Hi John,

> > That's why .ig doesn't cause subsequent lines to be ignored.
>
> Uh, actually, I completely forgot about that macro...

CSTR 54 has a list of the original ones.  :-)

> That actually *can*
> be handled in a line-based fashion, because TextMate operates by opening
> "scopes" in response to patterns. Thanks for picking up on that!

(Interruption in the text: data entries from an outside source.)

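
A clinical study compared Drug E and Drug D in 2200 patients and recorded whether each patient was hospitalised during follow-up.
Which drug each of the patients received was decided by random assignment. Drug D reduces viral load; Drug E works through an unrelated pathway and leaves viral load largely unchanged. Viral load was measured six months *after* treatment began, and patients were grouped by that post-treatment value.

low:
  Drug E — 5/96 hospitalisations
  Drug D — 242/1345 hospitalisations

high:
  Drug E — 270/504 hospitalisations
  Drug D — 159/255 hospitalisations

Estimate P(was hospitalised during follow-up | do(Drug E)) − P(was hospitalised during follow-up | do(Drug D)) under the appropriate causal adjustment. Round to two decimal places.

+0.21

Viral load is downstream of the drug. One should not condition on a consequence of treatment, so the overall rates are the right comparison.
The causal difference is the pooled difference: 0.458 − 0.251 = +0.208.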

It's like .de rather than just ignoring its content, e.g.

    $ nroff | grep .
    .nr x 1 10
    \n+x
    .ig gy
    \n+x
    .gy
    \n+x
    ^D
    11 31
    $

> > And why \\fB inside a .de is treated as \fB.
>
> That was actually a conscious exception on my part. Many roff macros need
> heavy escaping, so I made all `\` characters match as one character.

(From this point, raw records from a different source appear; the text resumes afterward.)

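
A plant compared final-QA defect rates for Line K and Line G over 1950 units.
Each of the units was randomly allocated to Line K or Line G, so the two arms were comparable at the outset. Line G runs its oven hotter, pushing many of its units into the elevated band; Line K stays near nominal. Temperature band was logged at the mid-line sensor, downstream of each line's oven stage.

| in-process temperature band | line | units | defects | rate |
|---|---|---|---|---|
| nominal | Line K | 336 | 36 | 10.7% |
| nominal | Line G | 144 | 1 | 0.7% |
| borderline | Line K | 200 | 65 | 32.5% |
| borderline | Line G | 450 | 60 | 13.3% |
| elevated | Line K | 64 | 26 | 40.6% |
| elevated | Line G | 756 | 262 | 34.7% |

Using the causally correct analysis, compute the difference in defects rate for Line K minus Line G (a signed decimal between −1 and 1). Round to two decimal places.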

Ah, OK.  I think one common error is forgetting to have sufficient \ in
a macro definition.  (What do others think?)  Having \fB and \\fB appear
different inside a .de scope would help show that.  But I also see that
having the fB be recognised is useful too.

> > Why is .PS orange versus .PE's purple?
>
> Hrm, could you show me where you're seeing that, please? =)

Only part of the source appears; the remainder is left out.